The ECB, the Fed, BOE, and RBA have all taken their time in the spotlight announcing their monetary policy decisions. Now it’s the BOJ‘s turn! Here are 8 things you need to know ahead of the rate statement:
Get some coffee ready coz you don’t want to snooze off when the BOJ makes their rate decision tomorrow. Stay tuned to your TV or the internet when the statement is released at 12:00 am GMT!
When the Japanese central bankers conclude their meeting tomorrow, they are expected to announce that interest rates would remain steady at 0.00%-0.10%. Also, the bond-buying target is seen to remain at 70 trillion JPY.
Last rate decision
Remember what happened in the last BOJ rate decision. In July, BOJ Governor Masaaki Shirakawa and his crew also sat on the sidelines. The overnight target rate was left at 0.00%-0.10% and the asset purchase program stayed the same.
In reaction, the yen initially got sold off and USD/JPY spiked up more than 40 pips to 79.96. The currency quickly recovered its losses though, and the pair ended the day lower at 79.31. I guess traders were happy that the BOJ didn’t increase its stimulus measures like what most were expecting.

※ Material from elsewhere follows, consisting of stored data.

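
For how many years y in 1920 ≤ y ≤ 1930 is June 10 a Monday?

1

Day of week of June 10 in each year:
1920: Thu, 1921: Fri, 1922: Sat, 1923: Sun, 1924: Tue, 1925: Wed, 1926: Thu, 1927: Fri, 1928: Sun, 1929: Mon ✓, 1930: Tue
Mondays: 1929.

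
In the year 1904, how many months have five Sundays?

4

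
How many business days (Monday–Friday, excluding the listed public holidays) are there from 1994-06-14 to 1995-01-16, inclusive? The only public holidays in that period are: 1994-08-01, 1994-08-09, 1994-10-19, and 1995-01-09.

1994-06-14 is a Tuesday.
That's 217 days from start to end, counting both.
217 = 7 × 31, so the span is exactly 31 full weeks.
Each full week contributes 5 weekdays (Mon–Fri): 31 × 5 = 155.
Holidays: 1994-08-01 (Mon); 1994-08-09 (Tue); 1994-10-19 (Wed); 1995-01-09 (Mon).
All 4 holidays fall on weekdays, so subtract 4.
Business days: 155 − 4 = 151.

151 business days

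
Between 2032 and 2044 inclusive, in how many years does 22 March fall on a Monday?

Day of week of March 22 in each year:
2032: Mon ✓, 2033: Tue, 2034: Wed, 2035: Thu, 2036: Sat, 2037: Sun, 2038: Mon ✓, 2039: Tue, 2040: Thu, 2041: Fri, 2042: Sat, 2043: Sun, 2044: Tue
Mondays: 2032, 2038.

2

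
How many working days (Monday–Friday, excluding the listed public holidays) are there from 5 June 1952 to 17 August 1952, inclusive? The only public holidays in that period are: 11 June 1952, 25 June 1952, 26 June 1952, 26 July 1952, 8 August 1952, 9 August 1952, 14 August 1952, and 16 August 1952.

47

5 June 1952 is a Thursday.
The range spans 74 days (inclusive of both endpoints).
74 = 7 × 10 + 4, so there are 10 full weeks plus 4 extra days.
Each full week contributes 5 weekdays (Mon–Fri): 10 × 5 = 50.
The 4 extra days are Thu, Fri, Sat, Sun — 2 of them qualify.
Total: 50 + 2 = 52.
Holidays: 11 June 1952 (Wed); 25 June 1952 (Wed); 26 June 1952 (Thu); 26 July 1952 (Sat); 8 August 1952 (Fri); 9 August 1952 (Sat); 14 August 1952 (Thu); 16 August 1952 (Sat).
5 of the 8 holidays fall on weekdays; the rest are weekends and were already excluded.
Business days: 52 − 5 = 47.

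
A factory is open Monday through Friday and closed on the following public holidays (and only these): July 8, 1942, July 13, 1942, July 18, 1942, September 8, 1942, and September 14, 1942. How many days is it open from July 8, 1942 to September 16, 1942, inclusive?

July 8, 1942 is a Wednesday.
The range spans 71 days (inclusive of both endpoints).
71 = 7 × 10 + 1, so there are 10 full weeks plus 1 extra day.
Each full week contributes 5 weekdays (Mon–Fri): 10 × 5 = 50.
The 1 extra day is Wed — 1 of them qualifies.
Total: 50 + 1 = 51.
Holidays: July 8, 1942 (Wed); July 13, 1942 (Mon); July 18, 1942 (Sat); September 8, 1942 (Tue); September 14, 1942 (Mon).
4 of the 5 holidays fall on weekdays; the rest are weekends and were already excluded.
Business days: 51 − 4 = 47.

47 business days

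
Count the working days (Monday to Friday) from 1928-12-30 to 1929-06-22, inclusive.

1928-12-30 is a Sunday.
The range spans 175 days (inclusive of both endpoints).
175 = 7 × 25, so the span is exactly 25 full weeks.
Each full week contributes 5 weekdays (Mon–Fri): 25 × 5 = 125.

125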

What other central banks have done
You also have to keep in mind that the ECB, Fed, BOE, and RBA left their respective monetary policies unchanged. That makes the BOJ less likely to pull off a surprise. After all, monetary policy changes seem to be most effective when they’re coordinated with other central banks.
Probability of currency intervention
As of now, the yen is sitting around 78.50 versus the dollar. This is significant to note because it is still very far from the level where the central bank last intervened. If you recall, the BOJ had first waited for the yen to drop below 76.00 before deciding to weaken it in October 2011.
What this means is that the threat of intervention is very low. The central bank may only take on minor measures to ease the yen, such the extension of its dollar credit facility.
Fundamentals have gotten relatively better
The most recent GDP report showed that Japan actually expended 1.2% in the first quarter, outclassing developed countries such as the U.S. Apparently, reconstruction efforts following the tsunami-earthquake calamity proved to be very helpful to Japan’s ailing economy.
One problem that continues to plague Japan is deflation, or falling consumer prices. The country’s consumer price index currently stands at -0.2%, a fifth of a percentage point below consensus.
The debt turmoil in the euro zone is also putting a lot of downside risks to growth. If it gets worse, global demand could suffer which could in turn hurt Japan’s robust export industry.
There are two new board members of the BOJ, namely, Takahide Kiuchi and Takehiro Sato. These new comers are expected to show inclination to consider new ways of easing monetary policy. They could get creative with monetary policy, especially if they aren’t convinced with Japan’s economic performance.